Mixed reaction greets Alex Rodriguez's return to Yankee Stadium
Alex Rodriguez swung through strike three in his first at-bat at Yankee Stadium since the Biogenesis scandal. (Mike Stobe/Getty Images)
NEW YORK -- As Alex Rodriguez walked to the plate at Yankee Stadium for the first time since being suspended on Monday -- and filing his appeal on Wednesday -- he had a head start on the cheers, as Brett Gardner sprinted across the plate with New York’s first run of the night.
Rodriguez, standing on the fringe of the dirt circle with his hands raised to signal that Gardner had no need to slide, even added two of his own claps before continuing into the batter’s box. As Rodriguez dug in against Tigers pitcher Rick Porcello and P.A. announcer Paul Olden read the third baseman’s name about half the crowd booed lustily while the other half cheered, many even standing as they did so.
There was no consensus on the tenor of Rodriguez’s greeting -- as there rarely is when it comes to the perception of the game’s highest-paid player and highest-profiled suspendee -- except at the conclusion of his at-bat.

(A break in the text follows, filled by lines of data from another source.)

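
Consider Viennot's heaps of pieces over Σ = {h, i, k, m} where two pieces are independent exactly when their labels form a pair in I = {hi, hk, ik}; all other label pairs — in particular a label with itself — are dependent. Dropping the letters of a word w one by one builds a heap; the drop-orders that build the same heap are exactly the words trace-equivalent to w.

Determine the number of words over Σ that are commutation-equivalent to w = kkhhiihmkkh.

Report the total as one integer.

#0=k has no predecessor
#1=k depends on [0:k]
#2=h has no predecessor
#3=h depends on [2:h]
#4=i has no predecessor
#5=i depends on [4:i]
#6=h depends on [3:h]
#7=m depends on [1:k, 5:i, 6:h]
#8=k depends on [7:m]
#9=k depends on [8:k]
#10=h depends on [7:m]
sources: [0:k, 2:h, 4:i]
N(rest) = Σ N(rest − s) over sources s of rest; N(one piece) = 1:
  size 1 → [9]=1  [10]=1
  size 2 → [8,9]=1  [9,10]=2
  size 3 → [8,9,10]=3
  size 4 → [7,8,9,10]=3
  size 5 → [1,7,8,9,10]=3  [5,7,8,9,10]=3  [6,7,8,9,10]=3
  size 6 → [0,1,7,8,9,10]=3  [1,5,7,8,9,10]=6  [1,6,7,8,9,10]=6  [3,6,7,8,9,10]=3  [4,5,7,8,9,10]=3  [5,6,7,8,9,10]=6
  size 7 → [0,1,5,7,8,9,10]=9  [0,1,6,7,8,9,10]=9  [1,3,6,7,8,9,10]=9  [1,4,5,7,8,9,10]=9  [1,5,6,7,8,9,10]=18  [2,3,6,7,8,9,10]=3  [3,5,6,7,8,9,10]=9  [4,5,6,7,8,9,10]=9
  size 8 → [0,1,3,6,7,8,9,10]=18  [0,1,4,5,7,8,9,10]=18  [0,1,5,6,7,8,9,10]=36  [1,2,3,6,7,8,9,10]=12  [1,3,5,6,7,8,9,10]=36  [1,4,5,6,7,8,9,10]=36  [2,3,5,6,7,8,9,10]=12  [3,4,5,6,7,8,9,10]=18
  size 9 → [0,1,2,3,6,7,8,9,10]=30  [0,1,3,5,6,7,8,9,10]=90  [0,1,4,5,6,7,8,9,10]=90  [1,2,3,5,6,7,8,9,10]=60  [1,3,4,5,6,7,8,9,10]=90  [2,3,4,5,6,7,8,9,10]=30
  first=0(k) contributes 180
  first=2(h) contributes 270
  first=4(i) contributes 180
|[w]| = 630

630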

Following his swing and miss at strike three, Rodriguez returned to the dugout to an unmistakably unanimous round of boos.

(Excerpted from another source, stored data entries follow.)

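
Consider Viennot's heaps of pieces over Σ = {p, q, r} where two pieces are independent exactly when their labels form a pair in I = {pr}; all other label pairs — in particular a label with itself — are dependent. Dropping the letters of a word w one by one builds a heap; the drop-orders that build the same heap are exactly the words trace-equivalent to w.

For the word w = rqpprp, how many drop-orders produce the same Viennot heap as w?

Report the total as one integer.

4

#0=r has no predecessor
#1=q depends on [0:r]
#2=p depends on [1:q]
#3=p depends on [2:p]
#4=r depends on [1:q]
#5=p depends on [3:p]
sources: [0:r]
N(rest) = Σ N(rest − s) over sources s of rest; N(one piece) = 1:
  size 1 → [4]=1  [5]=1
  size 2 → [3,5]=1  [4,5]=2
  size 3 → [2,3,5]=1  [3,4,5]=3
  size 4 → [2,3,4,5]=4
  first=0(r) contributes 4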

Rodriguez, who did not speak to reporters before Friday’s game, said on Monday in Chicago, “If I’m productive, I think they want me back … New York’s about winning championships. It’s about producing.”
Everyone got a sampling of the mixed reaction in the top half of the first inning. After the game’s second pitch, the Bleacher Creatures’ daily roll call made its way around to third base, where the right field section’s chant of “A-Rod! A-Rod!” was brief before Rodriguez curtailed the commotion with a lift of his gloved hand. Reactionary boos and cheers immediately filled the ballpark.
Asked prior to the game about an expectation for how the fans would welcome Rodriguez, manager Joe Girardi said, “I don’t really have a way they should receive him. That’s not my job.” Girardi insisted this week hadn’t really been much of a distraction to anyone but Rodriguez.
Given that Rodriguez has been alternately booed and cheered throughout his Yankees tenure -- ranging from the highs of 2005 and 2007 AL MVPs and a strong 2009 postseason, to lows of his 3-for-25 postseason last October and his 2009 steroid admission -- such a mixture was not unexpected.
In fact, the biggest incongruities of the night were the special-edition white-billed cap on his head (part of a cancer-fighting partnership with New Era and the David C. Koch Foundation) and the identity of the shortstop to his left (Eduardo Nuñez, not Derek Jeter).